OpenAI's revenue is growing quickly, but it has never been profitable.
And it's hardly a good sign that people I've talked to keep mentioning Nortel, a Canadian telecom equipment maker that borrowed heavily to finance deals for its customers (and thereby artificially inflated demand for its products).
For his part, Nvidia's Jensen Huang defended his deal with OpenAI on CNBC on Monday, saying the firm is not obligated to buy his company's technology with the money he invests.
“They can use it to do whatever they want,” Huang said.
“No exclusivity. Our main goal is simply to support them and help them grow – and develop the ecosystem.”
Telltale signs
Mr.
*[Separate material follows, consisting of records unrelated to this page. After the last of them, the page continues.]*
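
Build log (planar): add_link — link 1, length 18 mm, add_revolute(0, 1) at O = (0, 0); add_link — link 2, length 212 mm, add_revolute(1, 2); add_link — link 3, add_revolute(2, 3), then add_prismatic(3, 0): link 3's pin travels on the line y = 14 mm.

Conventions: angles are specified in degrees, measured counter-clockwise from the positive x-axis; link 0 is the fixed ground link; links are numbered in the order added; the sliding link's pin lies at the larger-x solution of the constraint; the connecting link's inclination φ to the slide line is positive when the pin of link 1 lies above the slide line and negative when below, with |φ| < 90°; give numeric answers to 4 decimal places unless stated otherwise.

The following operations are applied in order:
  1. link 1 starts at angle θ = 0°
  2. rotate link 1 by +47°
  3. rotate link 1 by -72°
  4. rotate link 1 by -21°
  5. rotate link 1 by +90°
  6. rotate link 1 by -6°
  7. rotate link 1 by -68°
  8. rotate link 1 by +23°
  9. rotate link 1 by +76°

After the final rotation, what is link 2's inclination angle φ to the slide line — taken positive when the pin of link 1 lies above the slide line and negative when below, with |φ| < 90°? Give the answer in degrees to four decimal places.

geometry: r = 18 mm, L = 212 mm, e = 14 mm; θ starts at 0°
rotate link 1 by +47°: θ ← 0° +47° = 47°
rotate link 1 by -72°: θ ← 47° -72° = -25°
rotate link 1 by -21°: θ ← -25° -21° = -46°
rotate link 1 by +90°: θ ← -46° +90° = 44°
rotate link 1 by -6°: θ ← 44° -6° = 38°
rotate link 1 by -68°: θ ← 38° -68° = -30°
rotate link 1 by +23°: θ ← -30° +23° = -7°
rotate link 1 by +76°: θ ← -7° +76° = 69°
h = r sin θ − e = 16.804448 − 14 = 2.804448
sin φ = h / L = 2.804448 / 212 = 0.01322853
φ = arcsin(0.01322853) = 0.757961°

0.7580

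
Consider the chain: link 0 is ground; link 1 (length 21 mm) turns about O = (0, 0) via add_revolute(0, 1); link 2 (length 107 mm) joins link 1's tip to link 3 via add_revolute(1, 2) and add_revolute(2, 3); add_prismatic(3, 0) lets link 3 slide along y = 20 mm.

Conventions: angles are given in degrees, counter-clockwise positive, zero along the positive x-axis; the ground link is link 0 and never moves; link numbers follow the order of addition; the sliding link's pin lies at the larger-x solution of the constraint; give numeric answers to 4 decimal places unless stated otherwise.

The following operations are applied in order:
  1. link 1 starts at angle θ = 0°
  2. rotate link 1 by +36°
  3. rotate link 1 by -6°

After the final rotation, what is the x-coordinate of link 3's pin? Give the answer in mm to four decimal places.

geometry: r = 21 mm, L = 107 mm, e = 20 mm; θ starts at 0°
rotate link 1 by +36°: θ ← 0° +36° = 36°
rotate link 1 by -6°: θ ← 36° -6° = 30°
crank pin P = (r cos θ, r sin θ) = (18.186533, 10.500000)
h = r sin θ − e = 10.500000 − 20 = -9.500000
x = r cos θ + √(L² − h²) = 18.186533 + 106.577437 = 124.763970

124.7640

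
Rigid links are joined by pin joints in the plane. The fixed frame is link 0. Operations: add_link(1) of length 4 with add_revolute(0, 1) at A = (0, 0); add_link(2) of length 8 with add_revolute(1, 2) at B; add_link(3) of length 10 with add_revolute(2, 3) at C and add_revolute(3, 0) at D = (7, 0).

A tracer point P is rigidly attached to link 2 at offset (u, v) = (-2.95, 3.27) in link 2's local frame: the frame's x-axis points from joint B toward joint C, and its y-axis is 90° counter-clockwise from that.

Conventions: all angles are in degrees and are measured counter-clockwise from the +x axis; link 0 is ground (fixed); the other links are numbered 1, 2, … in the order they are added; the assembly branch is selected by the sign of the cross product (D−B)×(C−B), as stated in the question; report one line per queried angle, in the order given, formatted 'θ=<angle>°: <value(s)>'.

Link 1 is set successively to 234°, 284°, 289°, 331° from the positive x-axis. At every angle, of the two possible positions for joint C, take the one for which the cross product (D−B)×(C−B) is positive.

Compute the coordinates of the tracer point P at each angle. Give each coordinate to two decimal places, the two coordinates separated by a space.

A=(0,0), D=(7.00,0)
θ=234°: B = A + 4.00·(cos234°, sin234°) = (-2.3511, -3.2361)
θ=234°: |BD| = 9.8953
θ=234°: circle(B,8.00) ∩ circle(D,10.00): a=3.1286, h=7.3629
θ=234°:   candidates: C₊=(-1.8025,4.7451) cross=72.858; C₋=(3.0133,-9.1709) cross=-72.858
θ=234°:   branch + wants cross > 0 → take C=(-1.8025,4.7451) (cross=72.858)
θ=234°: ex = (C−B)/|BC| = (0.0686,0.9976); ey = (-0.9976,0.0686)
θ=234°: P = B + -2.95·ex + 3.27·ey = (-5.8158,-5.9549)
θ=284°: B = A + 4.00·(cos284°, sin284°) = (0.9677, -3.8812)
θ=284°: |BD| = 7.1730
θ=284°: circle(B,8.00) ∩ circle(D,10.00): a=1.0771, h=7.9272
θ=284°:   candidates: C₊=(-2.4157,3.3681) cross=56.862; C₋=(6.1627,-9.9649) cross=-56.862
θ=284°:   branch + wants cross > 0 → take C=(-2.4157,3.3681) (cross=56.862)
θ=284°: ex = (C−B)/|BC| = (-0.4229,0.9062); ey = (-0.9062,-0.4229)
θ=284°: P = B + -2.95·ex + 3.27·ey = (-0.7478,-7.9373)
θ=289°: B = A + 4.00·(cos289°, sin289°) = (1.3023, -3.7821)
θ=289°: |BD| = 6.8387
θ=289°: circle(B,8.00) ∩ circle(D,10.00): a=0.7873, h=7.9612
θ=289°:   candidates: C₊=(-2.4446,3.2862) cross=54.444; C₋=(6.3610,-9.9796) cross=-54.444
θ=289°:   branch + wants cross > 0 → take C=(-2.4446,3.2862) (cross=54.444)
θ=289°: ex = (C−B)/|BC| = (-0.4684,0.8835); ey = (-0.8835,-0.4684)
θ=289°: P = B + -2.95·ex + 3.27·ey = (-0.2052,-7.9200)
θ=331°: B = A + 4.00·(cos331°, sin331°) = (3.4985, -1.9392)
θ=331°: |BD| = 4.0027
θ=331°: circle(B,8.00) ∩ circle(D,10.00): a=-2.4957, h=7.6008
θ=331°:   candidates: C₊=(-2.3672,3.5008) cross=30.423; C₋=(4.9977,-9.7975) cross=-30.423
θ=331°:   branch + wants cross > 0 → take C=(-2.3672,3.5008) (cross=30.423)
θ=331°: ex = (C−B)/|BC| = (-0.7332,0.6800); ey = (-0.6800,-0.7332)
θ=331°: P = B + -2.95·ex + 3.27·ey = (3.4378,-6.3428)

θ=234°: -5.82 -5.95
θ=284°: -0.75 -7.94
θ=289°: -0.21 -7.92
θ=331°: 3.44 -6.34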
Kaplan says he sees There are several clear signs that the AI sector – and therefore the economy as a whole – may be in trouble.
In tough times, he said, companies announce big initiatives and plans to produce products for which they don't yet have the capital.
Meanwhile, retail investors are eager to get involved in the startup project.
The rise in AMD stock this week could indicate that investors are trying to get a piece of the ChatGPT wealth machine – and while all this is happening, the actual physical infrastructure is being built to feed the seemingly insatiable hunger for further AI development.
“We are creating a new man-made environmental disaster: huge data centers in remote places like deserts that will rust and release harmful substances into the environment, and there will be no one to hold accountable because the builders and investors will be long gone,” Mr. Kaplan said.

But even if we're in a bubble, Silicon Valley is hopeful that the investments being made now won't necessarily go to waste.
“I take solace in the fact that the Internet was built on the ashes of yesterday's overinvestment in telecommunications infrastructure,” said Jeff Boudier, who builds products at the AI community hub Hugging Face.
“If there is overinvestment in infrastructure for AI workloads, there may be financial risks associated with it,” he said.
“But it will create a lot of great new products and experiences, including ones we don’t think about today.”
Many believe in the potential of AI to change society.
The question is money to finance the ambitions of the sector's leading companies may be drying up.
“Nvidia looks to be the last lender or investor,” said Richard Jark, founder of the newsletter UncoverAlpha.
“Who else has the ability to invest $100 billion in another company right now?”